Ronna Harris

My paintings communicate a state of controlled chaos as I combine two divergent forces and approaches: realism and abstract expression. Through a proficient handling of light, a mastery of images, and a skillful mark-making method, the paintings confer an illusion of reality on something that’s not real. The end result occupies a space between magic and illusion rooted in the American realist tradition. My painting philosophy is art is magic, and the magic is illusion.

Robert Sherer

Robert Sherer grew up in a classic American family during the 1960s and 70s. His father was in the aircraft/aerospace industry and his mother was frequently ‘Homemaker of the Year’. Because his youth most closely resembles the illustrations of camping and scouting books of the era, Sherer derives his autobiographical artworks from such visual resources.

Ron Buffington

As a painter my engagement with the medium of photography is rudimentary.
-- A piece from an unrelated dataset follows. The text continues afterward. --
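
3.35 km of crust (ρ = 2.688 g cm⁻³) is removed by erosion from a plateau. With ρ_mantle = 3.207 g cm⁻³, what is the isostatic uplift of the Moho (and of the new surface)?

2.81 km

Unloading: uplift u = e ρ_c/ρ_m = 3.35 km × 2.688/3.207 = 2.81 km.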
After all, the scanograph is laughably simplistic, the twenty-first-century equivalent of the photogram. If the optical scanner holds my attention, it is because it promises a pure, straightforward visibility. It simply registers all visual data, without bias; one is tempted to say that it sees as if it cannot be seen. Of course, this does not mean that the scanner produces evidence of the spectacle played out before it.

Susanne McDougall Carmack

Charles Ritchie

My drawings are constructed over extended periods—months and years. Darks are usually mixed from other colors, not including black, as a means of keeping warm and cool tonalities in flux. My primary medium is watercolor, and in recent works I have used gum arabic to help build tone, add transparency, control washes, and increase reversibility. At the same time, I have been observing color more closely and have added more hues to my palette.